Mother and Padraig.  This house is like my own Grandmother's house, and I want to stay here for ever.  This is mother's visit, but I am in a whirlwind of memories and associations, and I have found the connection to my Grandma that I have missed for so long.  This was her world, and I believed as a little girl that I belonged with her in her world. It has taken me until the age of 54 to come and see it.
And so.  I am sitting in my bed and breakfast room, gazing out at the rain, feeling as if I was always here, and feeling too as if I know nothing at all. 

Mother is asleep next door, on her black bed, gaining strength for tonight, we will be visiting more cousins.  She is very old, and feels her age, but she is utterly sound of mind, and remembers everything.  We visited the house belonging to her Aunt May, her cousin Fr Joe Fitzgerald took us.  The lady living there welcomed Mother warmly.  Mother was able to show her where the chickens used to lay their eggs in the guttering high above the barn, and where she and the Fitzgerald cousins would find them.  

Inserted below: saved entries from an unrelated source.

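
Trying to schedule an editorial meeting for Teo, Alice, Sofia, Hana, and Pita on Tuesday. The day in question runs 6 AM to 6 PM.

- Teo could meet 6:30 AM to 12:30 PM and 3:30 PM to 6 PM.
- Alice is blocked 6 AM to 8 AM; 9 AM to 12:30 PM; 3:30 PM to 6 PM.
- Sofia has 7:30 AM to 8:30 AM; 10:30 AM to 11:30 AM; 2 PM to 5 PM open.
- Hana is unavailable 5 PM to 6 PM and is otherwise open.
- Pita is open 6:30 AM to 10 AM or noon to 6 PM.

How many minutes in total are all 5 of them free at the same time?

30

Teo free: 06:30-12:30, 15:30-18:00.
Alice free: 08:00-09:00, 12:30-15:30 (invert busy blocks within the working day).
Sofia free: 07:30-08:30, 10:30-11:30, 14:00-17:00.
Hana free: 06:00-17:00 (invert busy blocks within the working day).
Pita free: 06:30-10:00, 12:00-18:00.
Teo ∩ Alice: 08:00-09:00.
Teo ∩ Alice ∩ Sofia: 08:00-08:30.
Teo ∩ Alice ∩ Sofia ∩ Hana: 08:00-08:30.
Teo ∩ Alice ∩ Sofia ∩ Hana ∩ Pita: 08:00-08:30.
That's a single block of 30 minutes.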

Mum doesn't think she will come to Ireland again, this is her final trip.  I understand, possibly she is right.  The cousins here tell us that we should visit again soon, they say I will be welcome back to see them too, and I want to take them up on it.  But without Mother, I will have to forge my own history,  have my own experiences, and be myself.  The link to these cousins of hers, their families, and the farm they grew up in, and life here, this link is my mother. I have no real way back to the past and into this life, except in her company here. This week, I have watched and listened as she met again and introduced me to these amazing people that I had been aware of for ever.  I have been welcomed, absorbed and accepted into Mother's past, into their company, and I have fallen in love again with the characters and the people I loved to hear about as a child, this time falling in love with them in real life not just in the stories. It is so good to see my mother completely at home, a part of this world, and it is so good that I have at last seen it for myself.  I will leave you with a silent snippet of Padraig leading Mum to the field where they used to cross to arrive at the farm.  The sun shone then as it does here.  Once these two would have run over this land.  I wish I had been there too.

                       
Mother and Padraig, revisiting the field they used to come over to get to the farm.  Padraig was born here, as was his 10 brothers and sisters.  He ran the farm after his father's death, and is still there now.